Commentary

Online Summer Olympics Will Look a Lot Like Olympics on TV

This summer’s Olympic games won’t be the first Olympics to boast thousands of hours of broadband video; but it will likely be the first to deliver the events across so many platforms, from the TV to the desktop to the tablet to the smartphone. That’s because video viewing on mobile devices has skyrocketed in the last year.

The games then will be an interesting proving ground for digital video technology. To get it right, NBC is going to need to manage a lot of moving parts, from video files to live programming to ads that belong on different devices for the 3,000 hours of live online video coverage it’s planning. The media company said this week that it’s paired up with online video technology firm FreeWheel to manage and serve up the ads on NBC.com, NBCSports.com and other properties.

What’s particularly interesting about this deal is it’s the latest one that promises to deliver online video ads in a form that closely mirrors TV, and underscores that media properties increasingly need to make online video feel like TV. Companies like Tremor Video are selling on GRPs, Nielsen is aiming to standardize ratings for TV and online in one cross-platform ratings system, and ad loads have doubled in online video over the last year. Freewheel has said that in 2011, the number of online video ads in programs longer than 20 minutes jumped from three to seven.

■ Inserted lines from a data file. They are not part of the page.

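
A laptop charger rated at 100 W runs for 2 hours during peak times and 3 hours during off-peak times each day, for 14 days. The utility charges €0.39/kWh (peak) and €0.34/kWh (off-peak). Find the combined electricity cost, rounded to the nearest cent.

Peak energy = 0.1 kW × 2 h × 14 = 2.8 kWh
Off-peak energy = 0.1 kW × 3 h × 14 = 4.2 kWh
Cost = 2.8 × €0.39 + 4.2 × €0.34 = €1.092 + €1.428 = €2.52

€2.52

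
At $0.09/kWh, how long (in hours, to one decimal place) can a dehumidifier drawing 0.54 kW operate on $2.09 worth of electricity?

Energy available = $2.09 ÷ $0.09/kWh = 23.2222 kWh
Hours = 23.2222 kWh ÷ 0.54 kW = 43.0 h

43.0 h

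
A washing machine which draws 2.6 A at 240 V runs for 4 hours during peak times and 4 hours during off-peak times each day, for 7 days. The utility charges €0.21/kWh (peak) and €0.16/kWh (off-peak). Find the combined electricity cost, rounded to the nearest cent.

€6.46

Power = 2.6 A × 240 V = 624 W = 0.624 kW
Peak energy = 0.624 kW × 4 h × 7 = 17.472 kWh
Off-peak energy = 0.624 kW × 4 h × 7 = 17.472 kWh
Cost = 17.472 × €0.21 + 17.472 × €0.16 = €3.66912 + €2.79552 = €6.46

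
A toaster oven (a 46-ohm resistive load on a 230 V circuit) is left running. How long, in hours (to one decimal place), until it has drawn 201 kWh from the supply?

174.8 h

Power = V²/R = 230²/46 = 1150 W = 1.15 kW
Hours = 201 kWh ÷ 1.15 kW = 174.8 h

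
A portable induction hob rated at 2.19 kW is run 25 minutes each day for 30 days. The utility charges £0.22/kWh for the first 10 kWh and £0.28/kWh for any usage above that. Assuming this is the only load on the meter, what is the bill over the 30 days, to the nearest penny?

Runtime = 25 min × 30 = 750 min = 12.5 h
Energy = 2.19 kW × 12.5 h = 27.375 kWh
Tier 1 (0–10 kWh): 10 × £0.22 = £2.2
Above 10 kWh: 17.375 × £0.28 = £4.865
Bill = £7.07

£7.07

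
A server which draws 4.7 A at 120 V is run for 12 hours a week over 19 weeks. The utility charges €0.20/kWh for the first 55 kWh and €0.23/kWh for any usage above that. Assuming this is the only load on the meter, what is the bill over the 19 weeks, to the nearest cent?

€27.93

Power = 4.7 A × 120 V = 564 W = 0.564 kW
Runtime = 12 h/week × 19 weeks = 228 h
Energy = 0.564 kW × 228 h = 128.592 kWh
Tier 1 (0–55 kWh): 55 × €0.20 = €11
Above 55 kWh: 73.592 × €0.23 = €16.92616
Bill = €27.93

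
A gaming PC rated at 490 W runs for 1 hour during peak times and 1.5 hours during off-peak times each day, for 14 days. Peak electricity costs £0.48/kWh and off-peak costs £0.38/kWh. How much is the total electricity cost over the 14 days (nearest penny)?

£7.20

Peak energy = 0.49 kW × 1 h × 14 = 6.86 kWh
Off-peak energy = 0.49 kW × 1.5 h × 14 = 10.29 kWh
Cost = 6.86 × £0.48 + 10.29 × £0.38 = £3.2928 + £3.9102 = £7.20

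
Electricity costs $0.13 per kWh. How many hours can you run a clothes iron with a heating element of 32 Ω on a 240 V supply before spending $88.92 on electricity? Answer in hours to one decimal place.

380.0 h

Power = V²/R = 240²/32 = 1800 W = 1.8 kW
Energy available = $88.92 ÷ $0.13/kWh = 684 kWh
Hours = 684 kWh ÷ 1.8 kW = 380.0 h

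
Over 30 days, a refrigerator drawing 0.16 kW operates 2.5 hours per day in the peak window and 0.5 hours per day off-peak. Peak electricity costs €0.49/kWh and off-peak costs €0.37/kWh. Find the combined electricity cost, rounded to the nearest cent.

€6.77

Peak energy = 0.16 kW × 2.5 h × 30 = 12 kWh
Off-peak energy = 0.16 kW × 0.5 h × 30 = 2.4 kWh
Cost = 12 × €0.49 + 2.4 × €0.37 = €5.88 + €0.888 = €6.77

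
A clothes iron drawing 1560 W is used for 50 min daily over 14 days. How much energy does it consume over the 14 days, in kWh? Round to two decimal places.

Runtime = 50 min × 14 = 700 min = 11.666666… h
Energy = 1.56 kW × 11.666666… h = 18.2 kWh

18.20 kWh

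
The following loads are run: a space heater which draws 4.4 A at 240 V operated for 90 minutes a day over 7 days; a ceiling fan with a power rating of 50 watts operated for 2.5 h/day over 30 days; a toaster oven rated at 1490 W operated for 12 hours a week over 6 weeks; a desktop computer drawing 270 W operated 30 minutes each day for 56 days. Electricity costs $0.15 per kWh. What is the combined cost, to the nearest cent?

$19.45

space heater: Power = 4.4 A × 240 V = 1056 W = 1.056 kW
space heater: Runtime = 90 min × 7 = 630 min = 10.5 h
space heater: 1.056 kW × 10.5 h = 11.088 kWh
ceiling fan: Runtime = 2.5 h/day × 30 days = 75 h
ceiling fan: 0.05 kW × 75 h = 3.75 kWh
toaster oven: Runtime = 12 h/week × 6 weeks = 72 h
toaster oven: 1.49 kW × 72 h = 107.28 kWh
desktop computer: Runtime = 30 min × 56 = 1680 min = 28 h
desktop computer: 0.27 kW × 28 h = 7.56 kWh
Total energy = 129.678 kWh
Cost = 129.678 × $0.15 = $19.45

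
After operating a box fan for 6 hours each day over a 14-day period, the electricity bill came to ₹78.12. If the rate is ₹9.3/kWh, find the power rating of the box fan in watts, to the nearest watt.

100 W

Energy = ₹78.12 ÷ ₹9.3/kWh = 8.4 kWh
Runtime = 6 h/day × 14 days = 84 h
Power = 8.4 kWh ÷ 84 h = 0.1 kW = 100 W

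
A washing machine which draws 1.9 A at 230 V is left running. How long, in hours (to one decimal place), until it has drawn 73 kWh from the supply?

Power = 1.9 A × 230 V = 437 W = 0.437 kW
Hours = 73 kWh ÷ 0.437 kW = 167.0 h

167.0 h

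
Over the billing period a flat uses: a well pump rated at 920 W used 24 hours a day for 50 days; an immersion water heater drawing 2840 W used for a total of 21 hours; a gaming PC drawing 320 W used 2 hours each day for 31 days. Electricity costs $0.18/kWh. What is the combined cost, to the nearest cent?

$213.03

well pump: Runtime = 24 h × 50 = 1200 h
well pump: 0.92 kW × 1200 h = 1104 kWh
immersion water heater: 2.84 kW × 21 h = 59.64 kWh
gaming PC: Runtime = 2 h/day × 31 days = 62 h
gaming PC: 0.32 kW × 62 h = 19.84 kWh
Total energy = 1183.48 kWh
Cost = 1183.48 × $0.18 = $213.03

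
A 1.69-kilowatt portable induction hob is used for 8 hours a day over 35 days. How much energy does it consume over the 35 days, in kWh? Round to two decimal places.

473.20 kWh

Runtime = 8 h/day × 35 days = 280 h
Energy = 1.69 kW × 280 h = 473.2 kWh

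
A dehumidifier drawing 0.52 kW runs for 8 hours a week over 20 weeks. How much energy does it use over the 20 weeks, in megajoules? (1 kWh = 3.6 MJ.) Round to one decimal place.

Runtime = 8 h/week × 20 weeks = 160 h
Energy = 0.52 kW × 160 h = 83.2 kWh
= 83.2 × 3.6 MJ = 299.5 MJ

299.5 MJ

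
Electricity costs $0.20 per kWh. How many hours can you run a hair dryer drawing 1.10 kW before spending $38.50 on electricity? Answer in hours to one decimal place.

Energy available = $38.50 ÷ $0.20/kWh = 192.5 kWh
Hours = 192.5 kWh ÷ 1.1 kW = 175.0 h

175.0 h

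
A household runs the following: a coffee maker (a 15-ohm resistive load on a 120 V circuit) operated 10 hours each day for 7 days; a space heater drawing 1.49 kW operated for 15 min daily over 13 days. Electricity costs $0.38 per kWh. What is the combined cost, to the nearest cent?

$27.38

coffee maker: Power = V²/R = 120²/15 = 960 W = 0.96 kW
coffee maker: Runtime = 10 h/day × 7 days = 70 h
coffee maker: 0.96 kW × 70 h = 67.2 kWh
space heater: Runtime = 15 min × 13 = 195 min = 3.25 h
space heater: 1.49 kW × 3.25 h = 4.8425 kWh
Total energy = 72.0425 kWh
Cost = 72.0425 × $0.38 = $27.38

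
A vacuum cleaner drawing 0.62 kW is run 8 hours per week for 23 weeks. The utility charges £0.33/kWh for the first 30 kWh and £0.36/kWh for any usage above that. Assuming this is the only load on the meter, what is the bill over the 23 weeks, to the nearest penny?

£40.17

Runtime = 8 h/week × 23 weeks = 184 h
Energy = 0.62 kW × 184 h = 114.08 kWh
Tier 1 (0–30 kWh): 30 × £0.33 = £9.9
Above 30 kWh: 84.08 × £0.36 = £30.2688
Bill = £40.17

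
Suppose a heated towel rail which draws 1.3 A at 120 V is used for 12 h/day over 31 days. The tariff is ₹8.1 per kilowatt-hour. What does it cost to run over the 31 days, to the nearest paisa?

₹470.06

Power = 1.3 A × 120 V = 156 W = 0.156 kW
Runtime = 12 h/day × 31 days = 372 h
Energy = 0.156 kW × 372 h = 58.032 kWh
Cost = 58.032 kWh × ₹8.1/kWh = ₹470.06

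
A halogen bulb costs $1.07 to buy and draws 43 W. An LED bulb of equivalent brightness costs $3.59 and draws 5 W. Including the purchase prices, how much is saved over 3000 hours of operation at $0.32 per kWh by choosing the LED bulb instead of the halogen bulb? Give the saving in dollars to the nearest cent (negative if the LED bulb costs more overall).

$33.96

halogen bulb: $1.07 + (43/1000) kW × 3000 h × $0.32 = $1.07 + $41.28 = $42.35
LED bulb: $3.59 + (5/1000) kW × 3000 h × $0.32 = $3.59 + $4.8 = $8.39
Saving = $42.35 − $8.39 = $33.96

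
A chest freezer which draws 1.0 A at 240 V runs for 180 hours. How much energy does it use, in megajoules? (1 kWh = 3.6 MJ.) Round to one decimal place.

Power = 1.0 A × 240 V = 240 W = 0.24 kW
Energy = 0.24 kW × 180 h = 43.2 kWh
= 43.2 × 3.6 MJ = 155.5 MJ

155.5 MJ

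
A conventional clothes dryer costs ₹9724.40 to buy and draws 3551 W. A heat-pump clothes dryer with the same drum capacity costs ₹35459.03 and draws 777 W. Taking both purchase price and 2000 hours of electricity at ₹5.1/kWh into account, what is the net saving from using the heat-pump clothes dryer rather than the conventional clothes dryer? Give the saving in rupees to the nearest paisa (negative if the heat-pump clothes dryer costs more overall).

₹2560.17

conventional clothes dryer: ₹9724.40 + (3551/1000) kW × 2000 h × ₹5.1 = ₹9724.40 + ₹36220.2 = ₹45944.6
heat-pump clothes dryer: ₹35459.03 + (777/1000) kW × 2000 h × ₹5.1 = ₹35459.03 + ₹7925.4 = ₹43384.43
Saving = ₹45944.6 − ₹43384.43 = ₹2560.17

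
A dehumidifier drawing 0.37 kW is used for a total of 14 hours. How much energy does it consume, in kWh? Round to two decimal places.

5.18 kWh

Energy = 0.37 kW × 14 h = 5.18 kWh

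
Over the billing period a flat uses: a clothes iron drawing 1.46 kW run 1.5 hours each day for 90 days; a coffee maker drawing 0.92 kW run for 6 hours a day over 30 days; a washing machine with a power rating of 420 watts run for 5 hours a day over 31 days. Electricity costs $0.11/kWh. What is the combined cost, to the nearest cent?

clothes iron: Runtime = 1.5 h/day × 90 days = 135 h
clothes iron: 1.46 kW × 135 h = 197.1 kWh
coffee maker: Runtime = 6 h/day × 30 days = 180 h
coffee maker: 0.92 kW × 180 h = 165.6 kWh
washing machine: Runtime = 5 h/day × 31 days = 155 h
washing machine: 0.42 kW × 155 h = 65.1 kWh
Total energy = 427.8 kWh
Cost = 427.8 × $0.11 = $47.06

$47.06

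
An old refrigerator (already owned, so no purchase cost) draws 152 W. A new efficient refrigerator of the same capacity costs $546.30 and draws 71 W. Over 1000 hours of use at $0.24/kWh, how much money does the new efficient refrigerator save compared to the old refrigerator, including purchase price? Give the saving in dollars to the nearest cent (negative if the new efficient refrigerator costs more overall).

old refrigerator: $0.00 + (152/1000) kW × 1000 h × $0.24 = $0.00 + $36.48 = $36.48
new efficient refrigerator: $546.30 + (71/1000) kW × 1000 h × $0.24 = $546.30 + $17.04 = $563.34
Saving = $36.48 − $563.34 = −$526.86

-$526.86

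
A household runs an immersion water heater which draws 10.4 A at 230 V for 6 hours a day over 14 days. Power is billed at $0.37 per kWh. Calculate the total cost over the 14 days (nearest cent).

Power = 10.4 A × 230 V = 2392 W = 2.392 kW
Runtime = 6 h/day × 14 days = 84 h
Energy = 2.392 kW × 84 h = 200.928 kWh
Cost = 200.928 kWh × $0.37/kWh = $74.34

$74.34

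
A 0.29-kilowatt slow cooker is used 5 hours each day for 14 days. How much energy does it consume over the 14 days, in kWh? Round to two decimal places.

20.30 kWh

Runtime = 5 h/day × 14 days = 70 h
Energy = 0.29 kW × 70 h = 20.3 kWh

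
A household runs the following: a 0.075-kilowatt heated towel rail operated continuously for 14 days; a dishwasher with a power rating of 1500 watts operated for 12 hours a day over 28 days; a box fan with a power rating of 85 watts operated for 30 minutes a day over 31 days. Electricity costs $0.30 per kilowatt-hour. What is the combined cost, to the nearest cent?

heated towel rail: Runtime = 24 h × 14 = 336 h
heated towel rail: 0.075 kW × 336 h = 25.2 kWh
dishwasher: Runtime = 12 h/day × 28 days = 336 h
dishwasher: 1.5 kW × 336 h = 504 kWh
box fan: Runtime = 30 min × 31 = 930 min = 15.5 h
box fan: 0.085 kW × 15.5 h = 1.3175 kWh
Total energy = 530.5175 kWh
Cost = 530.5175 × $0.30 = $159.16

$159.16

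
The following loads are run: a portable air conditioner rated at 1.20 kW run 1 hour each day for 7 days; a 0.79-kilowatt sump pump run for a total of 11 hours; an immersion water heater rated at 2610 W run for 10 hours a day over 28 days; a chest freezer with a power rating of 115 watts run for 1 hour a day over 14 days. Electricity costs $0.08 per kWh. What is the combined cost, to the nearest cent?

portable air conditioner: Runtime = 1 h/day × 7 days = 7 h
portable air conditioner: 1.2 kW × 7 h = 8.4 kWh
sump pump: 0.79 kW × 11 h = 8.69 kWh
immersion water heater: Runtime = 10 h/day × 28 days = 280 h
immersion water heater: 2.61 kW × 280 h = 730.8 kWh
chest freezer: Runtime = 1 h/day × 14 days = 14 h
chest freezer: 0.115 kW × 14 h = 1.61 kWh
Total energy = 749.5 kWh
Cost = 749.5 × $0.08 = $59.96

$59.96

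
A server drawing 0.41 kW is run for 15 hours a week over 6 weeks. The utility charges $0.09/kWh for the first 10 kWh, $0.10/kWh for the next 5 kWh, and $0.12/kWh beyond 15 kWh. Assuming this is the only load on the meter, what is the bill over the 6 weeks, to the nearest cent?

Runtime = 15 h/week × 6 weeks = 90 h
Energy = 0.41 kW × 90 h = 36.9 kWh
Tier 1 (0–10 kWh): 10 × $0.09 = $0.9
Tier 2 (10–15 kWh): 5 × $0.10 = $0.5
Above 15 kWh: 21.9 × $0.12 = $2.628
Bill = $4.03

$4.03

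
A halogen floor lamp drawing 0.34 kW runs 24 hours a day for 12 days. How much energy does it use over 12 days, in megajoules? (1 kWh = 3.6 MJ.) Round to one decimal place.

352.5 MJ

Runtime = 24 h × 12 = 288 h
Energy = 0.34 kW × 288 h = 97.92 kWh
= 97.92 × 3.6 MJ = 352.5 MJ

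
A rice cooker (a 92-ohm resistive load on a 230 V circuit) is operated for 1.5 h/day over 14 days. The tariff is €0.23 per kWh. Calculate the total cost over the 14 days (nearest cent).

€2.78

Power = V²/R = 230²/92 = 575 W = 0.575 kW
Runtime = 1.5 h/day × 14 days = 21 h
Energy = 0.575 kW × 21 h = 12.075 kWh
Cost = 12.075 kWh × €0.23/kWh = €2.78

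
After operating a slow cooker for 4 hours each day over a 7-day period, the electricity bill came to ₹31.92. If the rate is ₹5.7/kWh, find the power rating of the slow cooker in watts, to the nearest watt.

Energy = ₹31.92 ÷ ₹5.7/kWh = 5.6 kWh
Runtime = 4 h/day × 7 days = 28 h
Power = 5.6 kWh ÷ 28 h = 0.2 kW = 200 W

200 W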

The new NBC-FreeWheel deal both follows this trend and builds on it, because the ads that run in Olympic programming will be served up in commercials breaks that look like ad breaks on TV. Advertisers online can opt for the first spot in a commercial pod, or the last, or adjacency to a certain athlete or event. Those factors can all be managed live and in real-time, along with display rights windows, inventory booking conflicts and any ad unit constraints, FreeWheel said.

Plus, ads will be tailored for each platform via digital ad insertion, with perhaps shorter, call-to-action spots for mobile phones and more TV-esque ones for PC viewing. “An advertiser like BMW will be able to have different ads running at the same time targeting someone watching on a smartphone, a tablet, and a PC,” FreeWheel said.

FreeWheel works with a number of TV network clients, such as ESPN, A&E, and CBS and Turner, for which it just handled March Madness.

NBC is making a big play in digital ads from the Olympics to its role in the upcoming Digitas NewFronts  later this month. Already, the network has sold more than $50 million in digital ad buys for the summer Olympics.